Ce personnage de femme ne vous fait-il pas penser un peu à la France cherchant un gouvernement idéal et se jetant dans une suite de révolutions sur la foi de quelques mots abstraits; chercheuse d'aventures dont la grandeur et la faiblesse sont de ne pas savoir renoncer << au long espoir et aux vastes pensées. » C'est, en effet, le même sentiment appliqué à d'autres objets; c'est la note éternelle qui donne le ton à toute notre histoire nationale. M. Flaubert a peint un type plus général qu'il ne semblait d'abord. Nous retrouvons ici tous les instincts qui ont fait la démocratie française. L'esprit critique, les convoitises, le besoin d'égalité dans la vie conjugale comme dans la vie publique, la nullité de l'esprit pratique et l'inquiétude de l'imagination, l'espérance que rien ne décourage de trouver mieux, d'arriver à la perfection, à un état social où les hommes soient bons et heureux, à un amant plus beau et plus noble que Bayard ou que Grandisson.
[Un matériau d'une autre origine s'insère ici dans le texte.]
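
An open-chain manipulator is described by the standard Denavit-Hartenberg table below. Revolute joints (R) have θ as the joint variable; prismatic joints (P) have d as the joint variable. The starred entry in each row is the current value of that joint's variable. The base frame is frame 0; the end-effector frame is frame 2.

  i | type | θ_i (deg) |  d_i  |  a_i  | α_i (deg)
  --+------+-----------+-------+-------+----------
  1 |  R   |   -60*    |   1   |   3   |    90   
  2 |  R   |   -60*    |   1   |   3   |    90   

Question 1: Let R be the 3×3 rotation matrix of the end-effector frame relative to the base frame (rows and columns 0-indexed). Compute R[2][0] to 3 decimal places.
-0.866

End-effector x-axis (col 0 of R) = (0.2500,-0.4330,-0.8660)
R[2][0] = -0.8660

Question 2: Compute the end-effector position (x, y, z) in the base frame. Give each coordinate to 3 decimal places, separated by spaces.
after link 1: o_1 = (1.5000, -2.5981, 1.0000)
after link 2: o_2 = (1.3840, -4.3971, -1.5981)

1.384 -4.397 -1.598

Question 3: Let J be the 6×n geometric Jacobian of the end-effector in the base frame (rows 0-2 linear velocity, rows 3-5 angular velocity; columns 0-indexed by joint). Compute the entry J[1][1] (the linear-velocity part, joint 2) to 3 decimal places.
-2.250

axis z_1 = (-0.8660,-0.5000,0.0000); lever o_n−o_1 = (-0.1160,-1.7990,-2.5981)
cross product → J_v[:, 1] = (1.2990,-2.2500,1.5000)
J_ω[:, 1] = z_1
entry J[1][1] = -2.2500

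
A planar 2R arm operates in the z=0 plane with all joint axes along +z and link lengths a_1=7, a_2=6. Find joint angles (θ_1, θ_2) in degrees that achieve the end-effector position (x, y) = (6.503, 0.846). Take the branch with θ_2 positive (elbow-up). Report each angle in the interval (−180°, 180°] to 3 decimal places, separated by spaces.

cos θ_2 = (43.0047−7²−6²)/(2·7·6) = -0.4999; θ_2 = 119.9963° (elbow-up)
β = atan2(0.8460,6.5030) = 7.4122°; ψ = atan2(5.1963,4.0003) = 52.4096°
θ_1 = β − ψ = -44.9974°

-44.997 119.996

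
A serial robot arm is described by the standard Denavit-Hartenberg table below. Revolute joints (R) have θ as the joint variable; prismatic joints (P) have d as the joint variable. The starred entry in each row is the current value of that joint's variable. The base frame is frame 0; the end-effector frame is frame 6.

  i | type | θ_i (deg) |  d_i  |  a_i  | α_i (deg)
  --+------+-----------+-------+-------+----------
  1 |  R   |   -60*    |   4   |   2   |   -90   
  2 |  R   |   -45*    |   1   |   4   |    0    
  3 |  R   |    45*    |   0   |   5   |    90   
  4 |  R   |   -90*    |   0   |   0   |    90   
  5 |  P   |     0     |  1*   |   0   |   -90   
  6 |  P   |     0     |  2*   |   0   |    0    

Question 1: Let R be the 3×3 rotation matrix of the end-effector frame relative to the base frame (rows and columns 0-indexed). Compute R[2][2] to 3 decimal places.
End-effector z-axis (col 2 of R) = (-0.0000,0.0000,1.0000)
R[2][2] = 1.0000

1.000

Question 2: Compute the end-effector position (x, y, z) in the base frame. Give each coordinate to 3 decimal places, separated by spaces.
5.280 -7.146 8.828

after link 1: o_1 = (1.0000, -1.7321, 4.0000)
after link 2: o_2 = (3.2802, -3.6815, 6.8284)
after link 3: o_3 = (5.7802, -8.0117, 6.8284)
after link 4: o_4 = (5.7802, -8.0117, 6.8284)
after link 5: o_5 = (5.2802, -7.1456, 6.8284)
after link 6: o_6 = (5.2802, -7.1456, 8.8284)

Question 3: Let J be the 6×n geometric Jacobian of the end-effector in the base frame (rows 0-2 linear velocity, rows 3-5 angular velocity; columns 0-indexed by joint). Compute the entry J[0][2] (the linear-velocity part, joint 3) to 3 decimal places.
axis z_2 = (0.8660,0.5000,0.0000); lever o_n−o_2 = (2.0000,-3.4641,2.0000)
cross product → J_v[:, 2] = (1.0000,-1.7321,-4.0000)
J_ω[:, 2] = z_2
entry J[0][2] = 1.0000

1.000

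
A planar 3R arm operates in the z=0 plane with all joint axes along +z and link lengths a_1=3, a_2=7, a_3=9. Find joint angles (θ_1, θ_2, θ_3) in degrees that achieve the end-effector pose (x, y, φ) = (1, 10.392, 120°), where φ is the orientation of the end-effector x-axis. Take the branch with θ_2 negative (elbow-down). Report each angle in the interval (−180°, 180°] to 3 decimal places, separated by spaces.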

Madame Bovary, si vivante et si vraie, pourrait passer pour une allégorie de la France au dix-neuvième siècle.

C'est cette profondeur de vues qui nous a fait dire, et qui nous fait répéter encore, quoique le sentiment de l'idéal en murmure un peu en nous-même, que M. Flaubert est un des premiers romanciers du siècle.

ÉMILE BOUTMY.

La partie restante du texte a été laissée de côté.